Decided On September 04, 1940
AMAD KOYA Appellant
V/S
APPU Respondents

JUDGEMENT

(1.) This Civil Revision Petition raises the question whether Section 15 of the Madras Act IV of 1938 can be invoked in favour of a tenant whose rent is payable to an assignee of rent from a Malabar jenmi. The petitioners here were the applicants in the Court below and they were the judgment-debtors. The suit was brought by the first plaintiff as assignee of the rent for the period from 1929-30 to 1936-37, his assignor being the second plaintiff, the jenmi. The assignment was dated 17 February, 1937, and there was a decree dated 9 October, 1939, in favour of the first plaintiff, the assignee, alone. Defendants applied under Sections 19 and 15 of Act IV of 1938 to scale down this decree.

(2.) Section 15(1) of the Act begins as follows: All rent payable by at agriculturist to a landholder or an under-tenure- holder under the Madras Estates Land Act, 1908, or to a jenmi or intermediary under the Malabar Tenancy Act, 1929, which has accrued for the fasli year 1345 and prior faslis and which is outstanding on the date of the commencement of this Act shall be deemed to be discharged.

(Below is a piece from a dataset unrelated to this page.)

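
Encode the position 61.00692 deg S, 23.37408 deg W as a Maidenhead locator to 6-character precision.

HC88hx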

(3.) Mr. Kuttikrishna Menon for the petitioners has contended that the effect of these words is to give to the tenant a right to scale down the rent, whether or not it is due to a jenmi or intermediary on the date of the commencement of the Act, provided that in its origin it partakes of the character of rent due to a jenmi or intermediary. It is quite clear that the definitions of the words "jenmi" and "intermediary" in Secs.3(k) and 3(j) of the Malabar Tenancy Act do not include an assignee of the right to collect rents, though under the corresponding provision, Section 3(5) of the Madras Estates Land Act, the term "landholder" does include a person entitled to collect rent. It is not very apparent why an assignee of the right to collect rent in Malabar should have been treated differently from an assignee of the right to collect rent in other parts of the Presidency but the fact remains that the terms jenmi and "intermediary" used in this section and in the succeeding Secs.16 and 17 are not extended by any words in the Act so as to include an assignee of the right to collect rents, and the definitions in the Malabar Tenancy Act do not cover such an assignee. It seems to us apparent that, reading Section 15(1) in its plain terms, there must be rent outstanding on the date of the commencement of the Act, which rent must be, as on that date, payable by an agriculturist to a landholder or an under-tenure-holder or to a jenmi or intermediary. If these conditions are not satisfied the section had no application. It may be that the omission of any provision relating to an assignee of a right to collect rent in the case of a Malabar tenancy is a lacuna due to the inadvertence of those who drafted the Act: but, even so, the remedy is the amendment of the Act. Dealing with an expropriatory measure we cannot extend the language so as to expropriate more persons than those actually comprised within its terms. In the present case it seems to us clear that as the arrears with which we are concerned were not outstanding as rent payable to a jenmi or intermediary on the date of the commencement of the Act, the petitioners are not entitled to the benefit of Section 15 of the Act.